Band structure and Fermi surfaces (amplitude squared of the electron wave functions) for a ${\mathrm{SrTiO}}_3$ slab taking a rectangular confinement potential of depth 0.35 eV and a five-unit-cell width. (a) Band structure along a $k_x$ path. Different energy levels indicate different amounts of doping (oxygen vacancies). Explicit values here are (b) $-0.28$ eV, (c) $-0.14$ eV, and (d) $-0.05$ eV. Zero of the energy axis is fixed to the lower conduction state for the bulk. (b)–(d) The corresponding Fermi surfaces in the $k_x/k_z$ plane.

Figure 2

Same as Fig. 1, but taking a wedge potential of depth 0.50 eV and, again, a five-unit-cell width. Explicit cutting energy levels are (b) $-0.28$ eV, (c) $-0.09$ eV, and (d) $-0.016$ eV.

Figure 3

(a) ARPES Fermi surface of $\mathrm{EuO}\left(1\mathrm{ML}\right)/{\mathrm{SrTiO}}_3$ along the $k_z$ axis, acquired by varying the photon energy between 30 and 97 eV in steps of 1 eV using linear vertical photon polarization.

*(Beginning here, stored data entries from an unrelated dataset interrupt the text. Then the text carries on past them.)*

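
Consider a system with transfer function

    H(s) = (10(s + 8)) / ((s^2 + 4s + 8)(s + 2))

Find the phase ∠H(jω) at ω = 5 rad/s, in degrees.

∠H(j5) ≈ -166.6°

At s = j5: numerator = 80 + j50, denominator = -134 - j45.
∠H = ∠num − ∠den = 32.005° − (-161.44°) = 193.4°, which wraps to -166.6°.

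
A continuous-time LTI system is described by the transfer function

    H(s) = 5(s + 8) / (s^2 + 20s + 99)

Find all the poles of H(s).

The poles are the roots of the denominator s^2 + 20s + 99 = 0.
Factoring: (s + 9)(s + 11) = 0, so s = -9 and s = -11.

s = -9, -11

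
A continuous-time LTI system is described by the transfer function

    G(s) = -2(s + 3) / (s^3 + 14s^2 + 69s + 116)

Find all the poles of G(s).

s = -5 ± 2j, -4

The poles are the roots of the denominator s^3 + 14s^2 + 69s + 116 = 0.
Trying s = -4: the polynomial evaluates to 0, so (s + 4) is a factor.
Dividing out leaves s^2 + 10s + 29 = 0.
The quadratic formula then gives s = -5 ± 2j.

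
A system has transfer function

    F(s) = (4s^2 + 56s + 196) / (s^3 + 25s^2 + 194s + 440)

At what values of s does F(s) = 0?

s = -7, -7

Set the numerator to zero: 4s^2 + 56s + 196 = 0, i.e. 4·(s^2 + 14s + 49) = 0.
Factoring: (s + 7)^2 = 0.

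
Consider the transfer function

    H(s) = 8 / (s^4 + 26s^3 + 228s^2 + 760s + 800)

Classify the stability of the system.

stable

The denominator s^4 + 26s^3 + 228s^2 + 760s + 800 factors as (s + 10)^2(s + 4)(s + 2), giving poles at s = -10, -4, -10, -2.
Since all poles lie strictly in the left half-plane, the system is stable.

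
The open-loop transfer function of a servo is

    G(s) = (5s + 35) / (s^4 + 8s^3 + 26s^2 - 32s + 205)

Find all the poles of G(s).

s = 1 + 2j, 1 - 2j, -5 + 4j, -5 - 4j

The poles are the roots of the denominator s^4 + 8s^3 + 26s^2 - 32s + 205 = 0.
No real roots exist; factor into two real quadratics: (s^2 - 2s + 5)(s^2 + 10s + 41) = 0.
Each quadratic gives a conjugate pair via the quadratic formula.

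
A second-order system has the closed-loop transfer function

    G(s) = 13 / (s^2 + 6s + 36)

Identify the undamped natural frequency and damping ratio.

Compare the denominator to the standard form s^2 + 2ζωₙs + ωₙ².
ωₙ² = 36, so ωₙ = 6 rad/s.
2ζωₙ = 6, so ζ = 6/(2·6) = 0.5.

ωₙ = 6 rad/s, ζ = 0.5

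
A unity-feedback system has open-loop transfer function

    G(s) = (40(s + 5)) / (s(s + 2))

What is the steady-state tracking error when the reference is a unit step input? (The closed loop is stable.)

e_ss = 0

G(s) has one pole at the origin.
This is a Type 1 system; for a step input the steady-state error is zero.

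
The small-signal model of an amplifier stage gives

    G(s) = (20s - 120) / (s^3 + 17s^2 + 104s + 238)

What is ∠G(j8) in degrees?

At s = j8: numerator = -120 + j160, denominator = -850 + j320.
∠G = ∠num − ∠den = 126.87° − (159.37°) = -32.50°.

∠G(j8) ≈ -32.50°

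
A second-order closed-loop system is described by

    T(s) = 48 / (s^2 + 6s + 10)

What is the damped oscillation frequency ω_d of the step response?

Comparing s^2 + 6s + 10 to s^2 + 2ζωₙs + ωₙ²: ωₙ = √10 ≈ 3.162 rad/s and ζ = 6/(2·√10) ≈ 0.9487.
ζωₙ = 6/2 = 3, so ω_d = ωₙ√(1−ζ²) = √(ωₙ² − (ζωₙ)²) = √(10 − 3²) = √1 = 1 rad/s.

ω_d = 1 rad/s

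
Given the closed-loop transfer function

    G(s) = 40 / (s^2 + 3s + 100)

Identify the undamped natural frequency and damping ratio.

ωₙ = 10 rad/s, ζ = 0.15

Compare the denominator to the standard form s^2 + 2ζωₙs + ωₙ².
ωₙ² = 100, so ωₙ = 10 rad/s.
2ζωₙ = 3, so ζ = 3/(2·10) = 0.15.
With ζ = 0.15 the response is underdamped.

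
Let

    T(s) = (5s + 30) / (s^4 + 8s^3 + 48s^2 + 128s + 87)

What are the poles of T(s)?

s = -2 + 5j, -2 - 5j, -3, -1

The poles are the roots of the denominator s^4 + 8s^3 + 48s^2 + 128s + 87 = 0.
Trying s = -3: the polynomial evaluates to 0, so (s + 3) is a factor.
Dividing out leaves s^3 + 5s^2 + 33s + 29 = 0.
This factors further as (s^2 + 4s + 29)(s + 1) = 0.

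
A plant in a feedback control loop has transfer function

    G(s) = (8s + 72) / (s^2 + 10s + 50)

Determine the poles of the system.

s = -5 + 5j, -5 - 5j

The poles are the roots of the denominator s^2 + 10s + 50 = 0.
Using the quadratic formula: s = (-10 ± √(-100))/2 = -5 ± 5j.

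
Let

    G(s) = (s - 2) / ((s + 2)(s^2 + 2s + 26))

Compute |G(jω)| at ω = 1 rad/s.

Substitute s = j1: numerator = -2 + j1, denominator = 48 + j29.
|G(j1)| = |-2 + j1| / |48 + j29| = 2.2361 / 56.080 ≈ 0.03987.

|G(j1)| ≈ 0.03987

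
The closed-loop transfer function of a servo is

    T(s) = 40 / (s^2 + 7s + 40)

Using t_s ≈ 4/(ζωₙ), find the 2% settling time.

Comparing s^2 + 7s + 40 to s^2 + 2ζωₙs + ωₙ²: ωₙ = √40 ≈ 6.325 rad/s and ζ = 7/(2·√40) ≈ 0.5534.
ζωₙ = 7/2 = 3.5, so t_s ≈ 4/(ζωₙ) = 4/3.5 ≈ 1.143 s.

t_s ≈ 1.143 s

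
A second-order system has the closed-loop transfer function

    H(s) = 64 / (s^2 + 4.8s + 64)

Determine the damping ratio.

Compare the denominator to the standard form s^2 + 2ζωₙs + ωₙ².
ωₙ² = 64, so ωₙ = 8 rad/s.
2ζωₙ = 4.8, so ζ = 4.8/(2·8) = 0.3.

ζ = 0.3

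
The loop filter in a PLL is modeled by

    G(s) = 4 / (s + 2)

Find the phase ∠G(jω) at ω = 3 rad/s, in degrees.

∠G(j3) ≈ -56.31°

At s = j3: numerator = 4, denominator = 2 + j3.
∠G = ∠num − ∠den = 0° − (56.310°) = -56.31°.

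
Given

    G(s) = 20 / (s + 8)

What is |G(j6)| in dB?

Substitute s = j6: numerator = 20, denominator = 8 + j6.
|G(j6)| = |20| / |8 + j6| = 20 / 10 = 2.
In decibels: 20·log₁₀(2) ≈ 6.02 dB.

|G(j6)|_dB ≈ 6.02 dB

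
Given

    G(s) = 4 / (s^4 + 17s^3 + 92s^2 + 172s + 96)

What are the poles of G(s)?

s = -2, -6, -1, -8

The poles are the roots of the denominator s^4 + 17s^3 + 92s^2 + 172s + 96 = 0.
Trying s = -2: the polynomial evaluates to 0, so (s + 2) is a factor.
Dividing out leaves s^3 + 15s^2 + 62s + 48 = 0.
This factors further as (s + 6)(s + 1)(s + 8) = 0.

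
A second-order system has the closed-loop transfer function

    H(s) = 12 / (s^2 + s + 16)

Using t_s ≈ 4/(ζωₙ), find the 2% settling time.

t_s ≈ 8 s

Comparing s^2 + s + 16 to s^2 + 2ζωₙs + ωₙ²: ωₙ = 4 rad/s and ζ = 1/(2·4) = 0.125.
ζωₙ = 1/2 = 0.5, so t_s ≈ 4/(ζωₙ) = 4/0.5 = 8 s.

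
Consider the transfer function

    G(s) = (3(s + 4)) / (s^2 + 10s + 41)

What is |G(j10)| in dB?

Substitute s = j10: numerator = 12 + j30, denominator = -59 + j100.
|G(j10)| = |12 + j30| / |-59 + j100| = 32.311 / 116.11 ≈ 0.2783.
In decibels: 20·log₁₀(0.2783) ≈ -11.1 dB.

|G(j10)|_dB ≈ -11.1 dB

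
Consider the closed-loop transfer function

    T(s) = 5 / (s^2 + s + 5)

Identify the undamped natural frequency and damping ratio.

ωₙ ≈ 2.236 rad/s, ζ ≈ 0.2236

Compare the denominator to the standard form s^2 + 2ζωₙs + ωₙ².
ωₙ² = 5, so ωₙ = √5 ≈ 2.236 rad/s.
2ζωₙ = 1, so ζ = 1/(2·√5) ≈ 0.2236.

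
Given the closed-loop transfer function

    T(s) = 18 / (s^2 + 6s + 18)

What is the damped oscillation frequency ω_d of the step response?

ω_d = 3 rad/s

Comparing s^2 + 6s + 18 to s^2 + 2ζωₙs + ωₙ²: ωₙ = √18 ≈ 4.243 rad/s and ζ = 6/(2·√18) ≈ 0.7071.
ζωₙ = 6/2 = 3, so ω_d = ωₙ√(1−ζ²) = √(ωₙ² − (ζωₙ)²) = √(18 − 3²) = √9 = 3 rad/s.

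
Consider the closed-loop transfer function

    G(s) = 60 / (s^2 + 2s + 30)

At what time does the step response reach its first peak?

Comparing s^2 + 2s + 30 to s^2 + 2ζωₙs + ωₙ²: ωₙ = √30 ≈ 5.477 rad/s and ζ = 2/(2·√30) ≈ 0.1826.
ζωₙ = 2/2 = 1, so ω_d = ωₙ√(1−ζ²) = √(ωₙ² − (ζωₙ)²) = √(30 − 1²) = √29 ≈ 5.385 rad/s.
t_p = π/ω_d = π/5.385 ≈ 0.5834 s.

t_p ≈ 0.5834 s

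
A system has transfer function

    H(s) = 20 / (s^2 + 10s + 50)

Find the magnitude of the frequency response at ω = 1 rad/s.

Substitute s = j1: numerator = 20, denominator = 49 + j10.
|H(j1)| = |20| / |49 + j10| = 20 / 50.010 ≈ 0.3999.

|H(j1)| ≈ 0.3999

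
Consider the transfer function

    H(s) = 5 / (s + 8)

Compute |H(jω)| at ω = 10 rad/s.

Substitute s = j10: numerator = 5, denominator = 8 + j10.
|H(j10)| = |5| / |8 + j10| = 5 / 12.806 ≈ 0.3904.

|H(j10)| ≈ 0.3904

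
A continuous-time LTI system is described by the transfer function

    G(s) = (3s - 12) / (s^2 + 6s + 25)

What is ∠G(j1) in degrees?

At s = j1: numerator = -12 + j3, denominator = 24 + j6.
∠G = ∠num − ∠den = 165.96° − (14.036°) = 151.9°.

∠G(j1) ≈ 151.9°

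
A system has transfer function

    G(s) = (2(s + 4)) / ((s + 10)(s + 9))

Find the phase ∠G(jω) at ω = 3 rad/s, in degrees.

∠G(j3) ≈ 1.736°

At s = j3: numerator = 8 + j6, denominator = 81 + j57.
∠G = ∠num − ∠den = 36.870° − (35.134°) = 1.736°.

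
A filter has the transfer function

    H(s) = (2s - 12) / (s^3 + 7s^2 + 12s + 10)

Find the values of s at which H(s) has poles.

The poles are the roots of the denominator s^3 + 7s^2 + 12s + 10 = 0.
Trying s = -5: the polynomial evaluates to 0, so (s + 5) is a factor.
Dividing out leaves s^2 + 2s + 2 = 0.
The quadratic formula then gives s = -1 ± 1j.

s = -1 ± j, -5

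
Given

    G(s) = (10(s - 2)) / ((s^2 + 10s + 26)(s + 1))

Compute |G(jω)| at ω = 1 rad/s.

|G(j1)| ≈ 0.5872

Substitute s = j1: numerator = -20 + j10, denominator = 15 + j35.
|G(j1)| = |-20 + j10| / |15 + j35| = 22.361 / 38.079 ≈ 0.5872.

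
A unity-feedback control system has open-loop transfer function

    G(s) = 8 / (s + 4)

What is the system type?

Type 0

The denominator has no factor of s at the origin — no free integrator — so this is a Type 0 system.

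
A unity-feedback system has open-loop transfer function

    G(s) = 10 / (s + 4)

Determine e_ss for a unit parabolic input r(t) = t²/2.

e_ss = ∞

G(s) has no poles at the origin.
This is a Type 0 system; Ka = lim_{s→0} s^2·G(s) = 0, so the steady-state error for a parabola input is infinite.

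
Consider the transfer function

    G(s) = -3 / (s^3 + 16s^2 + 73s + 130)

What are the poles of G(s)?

The poles are the roots of the denominator s^3 + 16s^2 + 73s + 130 = 0.
Trying s = -10: the polynomial evaluates to 0, so (s + 10) is a factor.
Dividing out leaves s^2 + 6s + 13 = 0.
The quadratic formula then gives s = -3 ± 2j.

s = -3 ± 2j, -10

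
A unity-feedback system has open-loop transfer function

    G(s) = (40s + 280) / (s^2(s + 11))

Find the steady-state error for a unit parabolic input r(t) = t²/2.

G(s) has 2 poles at the origin.
This is a Type 2 system. Ka = lim_{s→0} s^2·G(s) = 280/11.
e_ss = 1/Ka = 1/(280/11) = 11/280 ≈ 0.03929.

e_ss = 0.03929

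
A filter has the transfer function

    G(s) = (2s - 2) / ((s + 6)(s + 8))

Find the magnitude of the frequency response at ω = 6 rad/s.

Substitute s = j6: numerator = -2 + j12, denominator = 12 + j84.
|G(j6)| = |-2 + j12| / |12 + j84| = 12.166 / 84.853 ≈ 0.1434.

|G(j6)| ≈ 0.1434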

An inner potential of 16 eV was used in the calculation of the out-of-plane momentum [20]. The red discs and lines mark, respectively, the bulk $\mathrm{\Gamma }$ points and the border of the bulk Brillouin zone. (b) Zoom over the upper part of the Fermi surface in (a). All data in this figure were acquired at 15 K, and correspond (for better signal-to-background ratio) to the negative part of the second derivative of the raw data.

Figure 4

Band structures and Fermi surface (amplitude squared of the electron wave functions) for an anatase ${\mathrm{TiO}}_2$ slab with a rectangular confining potential of depth 0.35 eV and two different widths: (a) 5 ${\mathrm{TiO}}_2$ layers and (b) 10 ${\mathrm{TiO}}_2$ layers. (c) Corresponding Fermi surface for the case with 10 layers and $E_F=-0.10$ eV.

Figure 5

(a) Standard DFT bands for $\mathrm{SrTiO}{}_3$. The calculation method is DFT, using the code wien2k. Red bands below the Fermi level correspond to states with mostly oxygen character. Blue bands between the Fermi energy and $\approx 2.5$ eV, and green bands above 2.5 eV, correspond to the $t_{2g}$ and $e_g$ manifolds, respectively. (b) Wannier fitting to the $t_{2g}$ bands (black circles).

Figure 6

DFT band structures for anatase. Red bands below $-2$ eV: oxygen orbitals; blue bands between the Fermi level and $\approx 3$ eV: $t_{2g}$ orbitals; green bands above 3 eV: $e_g$ orbitals.

Figure 7

Effect of the damping parameter $\lambda$ [Eq. (1)] on the plot of Fig. 1 for (from left to right) $\lambda =5$ Å, 10 Å, and 50 Å.